Dom João Carlos Seneme é bispo da Diocese de Toledo
O episódio da travessia do mar (=lago) durante uma tempestade é apresentada logo após a multiplicação dos pães onde Jesus desafia a fé dos discípulos ordenando-lhes: “Dai-lhes vós mesmos de comer!” diante do fato de que a multidão é numerosa e não há comida suficiente para todos.
É interessante notar que, após a multiplicação dos pães, Jesus expressa novamente o desejo de ficar sozinho: ele convida os apóstolos a subir no barco e ir para o outro lado do lago, dispensa a multidão e se retira no monte para rezar até tarde da noite: é a primeira vez que São Mateus apresenta Jesus rezando; a próxima vez será no Jardim das Oliveiras. Enquanto Jesus reza, os discípulos se encontram em grande dificuldade devido ao forte vento que impede uma navegação pacífica e até põe em risco suas vidas.
Na tradição bíblica, o mar (= lago) indica simbolicamente o caos primordial e, consequentemente, toda situação confusa e perigosa da história: acabou se tornando a figura do mal, do poder das trevas. “Caminhar no mar” é uma fórmula de grande significado teológico: é a referência direta ao poder divino que controla as águas e as domina.
A intervenção de Jesus é ao mesmo tempo espetacular e enigmática para os discípulos: caminhar sobre a água evidentemente expressa uma qualidade divina não tão imediatamente interpretada por eles, no primeiro momento eles acreditam tratar-se de um fantasma.
A intervenção de Jesus com as palavras de profundo eco bíblico: “Coragem, sou Eu, não tenhais medo” transmite paz aos discípulos, mas põe em movimento a prova da fé de Pedro, que faz um pedido com um toque de provocação: “Senhor, se és tu, manda-me ir ao teu encontro, caminhando sobre a água”. É quase como colocar à prova o poder de Jesus, sem perceber que, no final, é o
próprio Pedro que duvida de si mesmo e de sua fé. Jesus aceita o desafio e convida Pedro a ir em sua direção caminhando sobre as águas. Pedro tenta, mas acaba caindo na água porque tem medo do vento forte.
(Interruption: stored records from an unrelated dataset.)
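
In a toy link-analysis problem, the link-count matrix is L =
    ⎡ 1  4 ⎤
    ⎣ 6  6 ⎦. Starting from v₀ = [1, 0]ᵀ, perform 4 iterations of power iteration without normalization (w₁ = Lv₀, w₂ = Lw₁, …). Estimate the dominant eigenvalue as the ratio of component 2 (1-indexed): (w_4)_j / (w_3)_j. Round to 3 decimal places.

λ ≈ 8.881

w1 = Lv₀ = (1·1 + 4·0; 6·1 + 6·0) = (1, 6)
w2 = Lw1 = (1·1 + 4·6; 6·1 + 6·6) = (25, 42)
w3 = Lw2 = (193, 402)
w4 = Lw3 = (1801, 3570)
Ratio at component: 3570 / 402 = 8.881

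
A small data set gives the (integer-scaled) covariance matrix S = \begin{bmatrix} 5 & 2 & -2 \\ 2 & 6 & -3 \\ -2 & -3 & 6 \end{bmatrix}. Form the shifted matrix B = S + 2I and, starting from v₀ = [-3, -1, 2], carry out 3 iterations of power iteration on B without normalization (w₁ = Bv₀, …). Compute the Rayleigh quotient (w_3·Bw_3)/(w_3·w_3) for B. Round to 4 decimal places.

B = S + 2I has rows (7, 2, -2); (2, 8, -3); (-2, -3, 8)
w1 = Bv₀ = (7·(-3) + 2·(-1) + (-2)·2; 2·(-3) + 8·(-1) + (-3)·2; (-2)·(-3) + (-3)·(-1) + 8·2) = (-27, -20, 25)
w2 = Bw1 = (7·(-27) + 2·(-20) + (-2)·25; 2·(-27) + 8·(-20) + (-3)·25; (-2)·(-27) + (-3)·(-20) + 8·25) = (-279, -289, 314)
w3 = Bw2 = (-3159, -3812, 3937)
Bw3 = (-37611, -48625, 49250)
w3·Bw3 = 498068899; w3·w3 = 40010594; μ ≈ 498068899/40010594 = 12.4484

12.4484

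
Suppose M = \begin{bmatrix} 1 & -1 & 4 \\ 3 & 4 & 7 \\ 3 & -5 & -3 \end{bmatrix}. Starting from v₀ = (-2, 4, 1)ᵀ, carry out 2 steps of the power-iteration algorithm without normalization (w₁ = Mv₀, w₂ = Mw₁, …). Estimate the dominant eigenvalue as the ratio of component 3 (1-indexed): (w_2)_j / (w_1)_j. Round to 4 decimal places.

w1 = Mv₀ = (1·(-2) + (-1)·4 + 4·1; 3·(-2) + 4·4 + 7·1; 3·(-2) + (-5)·4 + (-3)·1) = (-2, 17, -29)
w2 = Mw1 = (1·(-2) + (-1)·17 + 4·(-29); 3·(-2) + 4·17 + 7·(-29); 3·(-2) + (-5)·17 + (-3)·(-29)) = (-135, -141, -4)
Ratio at component: -4 / -29 = 0.1379

λ ≈ 0.1379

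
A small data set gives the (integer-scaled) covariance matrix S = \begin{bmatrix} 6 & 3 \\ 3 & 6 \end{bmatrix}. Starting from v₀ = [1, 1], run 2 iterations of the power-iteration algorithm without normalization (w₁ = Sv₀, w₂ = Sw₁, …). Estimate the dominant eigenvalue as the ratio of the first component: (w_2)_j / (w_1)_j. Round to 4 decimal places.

w1 = Sv₀ = (6·1 + 3·1; 3·1 + 6·1) = (9, 9)
w2 = Sw1 = (6·9 + 3·9; 3·9 + 6·9) = (81, 81)
Ratio at component: 81 / 9 = 9.0000

9.0000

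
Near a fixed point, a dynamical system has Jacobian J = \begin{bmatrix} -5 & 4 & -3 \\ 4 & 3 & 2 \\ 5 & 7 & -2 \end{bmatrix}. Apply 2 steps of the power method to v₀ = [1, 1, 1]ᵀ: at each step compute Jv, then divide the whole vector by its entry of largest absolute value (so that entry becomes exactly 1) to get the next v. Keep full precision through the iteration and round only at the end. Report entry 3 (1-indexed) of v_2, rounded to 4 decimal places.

Jv0 = (-4.00000, 9.00000, 10.00000); divide by 10.00000 → v1 = (-0.40000, 0.90000, 1.00000)
Jv1 = (2.60000, 3.10000, 2.30000); divide by 3.10000 → v2 = (0.83871, 1.00000, 0.74194)
Requested entry of v2: 23/31 = 0.7419

0.7419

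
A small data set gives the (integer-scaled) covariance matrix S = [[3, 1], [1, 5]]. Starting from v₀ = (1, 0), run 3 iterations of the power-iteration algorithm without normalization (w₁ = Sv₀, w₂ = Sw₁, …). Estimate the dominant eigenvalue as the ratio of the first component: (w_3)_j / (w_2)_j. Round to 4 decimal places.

λ ≈ 3.8000

w1 = Sv₀ = (3, 1)
w2 = Sw1 = (10, 8)
w3 = Sw2 = (38, 50)
Ratio at component: 38 / 10 = 3.8000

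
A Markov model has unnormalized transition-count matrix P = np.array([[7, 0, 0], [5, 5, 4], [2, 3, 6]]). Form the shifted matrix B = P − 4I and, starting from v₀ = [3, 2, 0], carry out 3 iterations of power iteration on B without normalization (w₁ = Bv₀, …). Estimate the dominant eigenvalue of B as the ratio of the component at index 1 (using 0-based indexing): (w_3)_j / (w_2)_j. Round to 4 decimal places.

μ ≈ 5.6091

B = P − 4I has rows (3, 0, 0); (5, 1, 4); (2, 3, 2)
w1 = Bv₀ = (9, 17, 12)
w2 = Bw1 = (27, 110, 93)
w3 = Bw2 = (81, 617, 570)
Ratio: 617/110 = 5.6091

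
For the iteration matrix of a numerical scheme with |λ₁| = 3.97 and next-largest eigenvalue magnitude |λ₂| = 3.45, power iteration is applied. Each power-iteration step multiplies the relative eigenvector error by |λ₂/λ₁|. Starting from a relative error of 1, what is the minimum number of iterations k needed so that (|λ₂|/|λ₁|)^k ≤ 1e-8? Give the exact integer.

132

|λ₂/λ₁| = 3.45/3.97 = 0.86902
Need k ≥ ln(1e-8) / ln(0.86902) = -18.4207 / -0.1404 ≈ 131.209
Smallest integer k satisfying the bound: 132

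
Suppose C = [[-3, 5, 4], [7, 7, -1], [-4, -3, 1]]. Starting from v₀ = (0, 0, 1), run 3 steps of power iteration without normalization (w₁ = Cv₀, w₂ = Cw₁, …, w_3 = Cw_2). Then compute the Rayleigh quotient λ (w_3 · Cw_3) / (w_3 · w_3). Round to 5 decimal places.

λ ≈ 5.89389

w1 = Cv₀ = ((-3)·0 + 5·0 + 4·1; 7·0 + 7·0 + (-1)·1; (-4)·0 + (-3)·0 + 1·1) = (4, -1, 1)
w2 = Cw1 = ((-3)·4 + 5·(-1) + 4·1; 7·4 + 7·(-1) + (-1)·1; (-4)·4 + (-3)·(-1) + 1·1) = (-13, 20, -12)
w3 = Cw2 = (91, 61, -20)
Cw3 = (-48, 1084, -567)
w3·Cw3 = 91·(-48) + 61·1084 + (-20)·(-567) = 73096; w3·w3 = 91·91 + 61·61 + (-20)·(-20) = 12402
λ ≈ 73096/12402 = 5.89389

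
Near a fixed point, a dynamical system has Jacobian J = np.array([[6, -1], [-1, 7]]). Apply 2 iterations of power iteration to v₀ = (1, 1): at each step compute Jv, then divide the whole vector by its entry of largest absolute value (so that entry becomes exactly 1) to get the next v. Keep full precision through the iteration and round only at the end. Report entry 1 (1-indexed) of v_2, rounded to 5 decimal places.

Jv0 = (5.000000, 6.000000); divide by 6.000000 → v1 = (0.833333, 1.000000)
Jv1 = (4.000000, 6.166667); divide by 6.166667 → v2 = (0.648649, 1.000000)
Requested entry of v2: 24/37 = 0.64865

0.64865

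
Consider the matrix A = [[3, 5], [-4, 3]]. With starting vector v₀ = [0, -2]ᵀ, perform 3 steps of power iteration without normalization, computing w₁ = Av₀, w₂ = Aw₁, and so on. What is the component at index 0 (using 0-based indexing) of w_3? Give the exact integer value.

w1 = Av₀ = (3·0 + 5·(-2); (-4)·0 + 3·(-2)) = (-10, -6)
w2 = Aw1 = (3·(-10) + 5·(-6); (-4)·(-10) + 3·(-6)) = (-60, 22)
w3 = Aw2 = (-70, 306)
The requested component of w3 is -70.

-70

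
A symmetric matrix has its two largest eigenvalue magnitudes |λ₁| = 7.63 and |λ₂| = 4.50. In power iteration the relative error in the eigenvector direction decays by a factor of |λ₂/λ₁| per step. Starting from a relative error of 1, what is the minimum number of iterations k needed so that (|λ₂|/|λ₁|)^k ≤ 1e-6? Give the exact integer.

|λ₂/λ₁| = 4.50/7.63 = 0.58978
Need k ≥ ln(1e-6) / ln(0.58978) = -13.8155 / -0.5280 ≈ 26.165
Smallest integer k satisfying the bound: 27

27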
Afunda porque perdeu a confiança em si mesmo e em sua fé. É possível reconhecer aqui a situação do discípulo e da Igreja que iniciam a árdua tarefa que Jesus lhe confiou, mas tem medo e falha porque sofre oposição e contraste. Nesta situação a voz de Pedro expressa a única invocação possível: “Senhor, salva-me!”. Ele confessa que sua fé é pequena e precisa de Jesus. Reconhece que o Senhor é o único que pode curar sua pouca fé.
Por causa da falta de fé (falta de confiança no Senhor), Pedro afunda, mas o Senhor não o abandona. Ele o repreende amigavelmente e estende a mão para agarrá-lo e puxá-lo para cima, criando a figura do “pescador de homens”. É isso que Pedro e os outros apóstolos terão que fazer, mas primeiro e eles precisam ser “pescados” pelo próprio Jesus, eles precisam ser salvos para poder
transmitir a salvação de Deus. A fé é um dom que precisa ser cuidado como um tesouro ou uma pérola preciosa.
Neste domingo celebramos o Dia dos Pais, a vocação matrimonial e o valor da família como dom de Deus à Igreja para revelar ao mundo o rosto de Jesus e o projeto salvador de Deus. A família é o berço de todas as vocações. A família é o santuário da vida, é a Igreja doméstica onde aprendemos a viver junto com os outros, somos iniciados na fé para ser no mundo sinal do amor de Deus. Peçamos a São José que abençoe todos os pais para que sejam exemplo de amor e dedicação à sua família, à Igreja e ao mundo.